The Public Interest, Number 126:39–63, Winter 1997.
Excerpt:
In the current wars over the state of American culture, few battlegrounds have seen more action than that of “family values”–sex, marriage, and child-rearing. Passions run high about sexual harassment, condom distribution in schools, pornography, abortion, gay marriage, and other efforts to alter the definition of “a family.” Many people are distressed over the record-high rates of divorce, illegitimacy, teenage pregnancy, marital infidelity, and premarital promiscuity. On some issues, there is even an emerging consensus that something is drastically wrong: Though they may differ on what is to be done, people on both the left and the right have come to regard the break-up of marriage as a leading cause of the neglect, indeed, of the psychic and moral maiming, of America’s children. But while various people are talking about tracking down “dead-beat dads” or reestablishing orphanages or doing something to slow the rate of divorce–all remedies for marital failure–very little attention is being paid to what makes for marital success. Still less are we attending to the ways and mores of entering into marriage, that is, to wooing or courtship.
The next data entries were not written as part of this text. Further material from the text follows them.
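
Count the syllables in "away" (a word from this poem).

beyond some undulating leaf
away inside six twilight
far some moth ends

2

"away" has 2 syllables.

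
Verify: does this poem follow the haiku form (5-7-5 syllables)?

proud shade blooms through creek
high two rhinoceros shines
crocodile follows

Yes

Line 1: proud(1) + shade(1) + blooms(1) + through(1) + creek(1) = 5 ✓
Line 2: high(1) + two(1) + rhinoceros(4) + shines(1) = 7 ✓
Line 3: crocodile(3) + follows(2) = 5 ✓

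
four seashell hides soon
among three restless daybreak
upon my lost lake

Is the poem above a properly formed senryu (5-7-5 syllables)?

Yes

Line 1: four (1), seashell (2), hides (1), soon (1) → 5 ✓
Line 2: among (2), three (1), restless (2), daybreak (2) → 7 ✓
Line 3: upon (2), my (1), lost (1), lake (1) → 5 ✓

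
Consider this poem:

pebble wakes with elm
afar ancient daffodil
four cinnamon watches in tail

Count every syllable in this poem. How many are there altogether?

Line 1: pebble (2), wakes (1), with (1), elm (1) → 5
Line 2: afar (2), ancient (2), daffodil (3) → 7
Line 3: four (1), cinnamon (3), watches (2), in (1), tail (1) → 8
Total: 5 + 7 + 8 = 20

20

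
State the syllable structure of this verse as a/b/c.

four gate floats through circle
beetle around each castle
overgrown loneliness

6/7/6

Line 1: four(1) + gate(1) + floats(1) + through(1) + circle(2) = 6
Line 2: beetle(2) + around(2) + each(1) + castle(2) = 7
Line 3: overgrown(3) + loneliness(3) = 6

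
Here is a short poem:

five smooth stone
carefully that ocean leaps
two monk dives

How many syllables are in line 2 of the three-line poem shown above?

Line 2: carefully (3), that (1), ocean (2), leaps (1) → 7

7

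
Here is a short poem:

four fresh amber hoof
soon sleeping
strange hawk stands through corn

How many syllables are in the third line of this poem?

5

The third line: strange(1) + hawk(1) + stands(1) + through(1) + corn(1) = 5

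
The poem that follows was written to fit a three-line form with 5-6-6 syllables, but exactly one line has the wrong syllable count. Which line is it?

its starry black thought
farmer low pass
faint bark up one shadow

Line 1: its(1) + starry(2) + black(1) + thought(1) = 5 ✓
Line 2: farmer(2) + low(1) + pass(1) = 4 (expected 6)
Line 3: faint(1) + bark(1) + up(1) + one(1) + shadow(2) = 6 ✓

Line 2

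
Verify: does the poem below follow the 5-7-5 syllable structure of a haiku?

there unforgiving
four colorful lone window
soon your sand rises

Yes

Line 1: "there unforgiving": 1+4 = 5 ✓
Line 2: "four colorful lone window": 1+3+1+2 = 7 ✓
Line 3: "soon your sand rises": 1+1+1+2 = 5 ✓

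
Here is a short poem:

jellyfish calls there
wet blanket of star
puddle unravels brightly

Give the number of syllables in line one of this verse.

Line one: jellyfish (3), calls (1), there (1) → 5

5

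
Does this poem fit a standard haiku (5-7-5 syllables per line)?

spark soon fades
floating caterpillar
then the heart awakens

No

Line 1: "spark soon fades": 1+1+1 = 3 (expected 5)
Line 2: "floating caterpillar": 2+4 = 6 (expected 7)
Line 3: "then the heart awakens": 1+1+1+3 = 6 (expected 5)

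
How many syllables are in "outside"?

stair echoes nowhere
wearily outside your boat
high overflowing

2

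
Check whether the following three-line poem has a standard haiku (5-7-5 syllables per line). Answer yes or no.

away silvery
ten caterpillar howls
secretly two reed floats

Line 1: away (2), silvery (3) → 5 ✓
Line 2: ten (1), caterpillar (4), howls (1) → 6 (expected 7)
Line 3: secretly (3), two (1), reed (1), floats (1) → 6 (expected 5)

No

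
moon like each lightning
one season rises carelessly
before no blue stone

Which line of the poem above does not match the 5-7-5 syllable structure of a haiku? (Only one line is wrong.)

Line 1: moon(1) + like(1) + each(1) + lightning(2) = 5 ✓
Line 2: one(1) + season(2) + rises(2) + carelessly(3) = 8 (expected 7)
Line 3: before(2) + no(1) + blue(1) + stone(1) = 5 ✓

The second line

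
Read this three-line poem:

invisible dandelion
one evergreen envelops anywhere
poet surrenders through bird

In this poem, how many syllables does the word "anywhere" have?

3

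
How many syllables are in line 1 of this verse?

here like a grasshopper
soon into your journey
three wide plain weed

6

Line 1: "here like a grasshopper": 1+1+1+3 = 6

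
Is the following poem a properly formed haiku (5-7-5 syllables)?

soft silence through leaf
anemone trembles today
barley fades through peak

No

Line 1: soft(1) + silence(2) + through(1) + leaf(1) = 5 ✓
Line 2: anemone(4) + trembles(2) + today(2) = 8 (expected 7)
Line 3: barley(2) + fades(1) + through(1) + peak(1) = 5 ✓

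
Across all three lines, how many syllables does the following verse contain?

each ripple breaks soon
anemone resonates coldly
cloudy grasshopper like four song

Line 1: each(1) + ripple(2) + breaks(1) + soon(1) = 5
Line 2: anemone(4) + resonates(3) + coldly(2) = 9
Line 3: cloudy(2) + grasshopper(3) + like(1) + four(1) + song(1) = 8
Total: 5 + 9 + 8 = 22

22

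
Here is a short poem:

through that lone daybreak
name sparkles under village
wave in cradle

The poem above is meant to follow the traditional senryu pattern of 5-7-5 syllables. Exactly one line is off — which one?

Line 3

Line 1: through(1) + that(1) + lone(1) + daybreak(2) = 5 ✓
Line 2: name(1) + sparkles(2) + under(2) + village(2) = 7 ✓
Line 3: wave(1) + in(1) + cradle(2) = 4 (expected 5)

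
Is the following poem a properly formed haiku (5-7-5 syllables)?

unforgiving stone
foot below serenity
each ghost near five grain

Yes

Line 1: unforgiving (4), stone (1) → 5 ✓
Line 2: foot (1), below (2), serenity (4) → 7 ✓
Line 3: each (1), ghost (1), near (1), five (1), grain (1) → 5 ✓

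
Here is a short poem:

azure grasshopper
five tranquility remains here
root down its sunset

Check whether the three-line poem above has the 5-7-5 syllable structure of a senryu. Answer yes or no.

No

Line 1: azure(2) + grasshopper(3) = 5 ✓
Line 2: five(1) + tranquility(4) + remains(2) + here(1) = 8 (expected 7)
Line 3: root(1) + down(1) + its(1) + sunset(2) = 5 ✓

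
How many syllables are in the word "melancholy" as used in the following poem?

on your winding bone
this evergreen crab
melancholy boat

4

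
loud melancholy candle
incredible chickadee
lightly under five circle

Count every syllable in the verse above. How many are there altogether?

Line 1: loud(1) + melancholy(4) + candle(2) = 7
Line 2: incredible(4) + chickadee(3) = 7
Line 3: lightly(2) + under(2) + five(1) + circle(2) = 7
Total: 7 + 7 + 7 = 21

21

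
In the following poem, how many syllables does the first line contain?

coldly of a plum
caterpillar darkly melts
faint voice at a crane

The first line: coldly(2) + of(1) + a(1) + plum(1) = 5

5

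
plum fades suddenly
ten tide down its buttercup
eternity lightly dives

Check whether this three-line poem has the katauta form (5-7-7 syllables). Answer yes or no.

Yes

Line 1: "plum fades suddenly": 1+1+3 = 5 ✓
Line 2: "ten tide down its buttercup": 1+1+1+1+3 = 7 ✓
Line 3: "eternity lightly dives": 4+2+1 = 7 ✓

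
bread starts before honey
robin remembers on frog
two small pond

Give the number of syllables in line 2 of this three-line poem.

7

Line 2: robin (2), remembers (3), on (1), frog (1) → 7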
There is, of course, good reason for this neglect. The very terms–“wooing,” “courting,” “suitors”–are archaic; and if the words barely exist, it is because the phenomena have all but disappeared. Today, there are no socially prescribed forms of conduct that help guide young men and women in the direction of matrimony. This is true not just for the lower or under classes. Even–indeed especially–the elite, those who in previous generations would have defined the conventions in these matters, lack a cultural script whose denouement is marriage. To be sure, there are still exceptions, to be found, say, in closed religious communities or among new immigrants from parts of the world that still practice arranged marriage. But for most of America’s middle- and upper-class youth–the privileged college-educated and graduated–there are no known explicit, or even tacit, social paths directed at marriage. People still get married–though later, less frequently, more hesitantly, and, by and large, less successfully. People still get married in churches and synagogues–though often with ceremonies of their own creation. But, for the great majority, the way to the altar is uncharted territory: It’s every couple on its own bottom, without a compass, often without a goal. Those who reach the altar seem to have stumbled upon it by accident.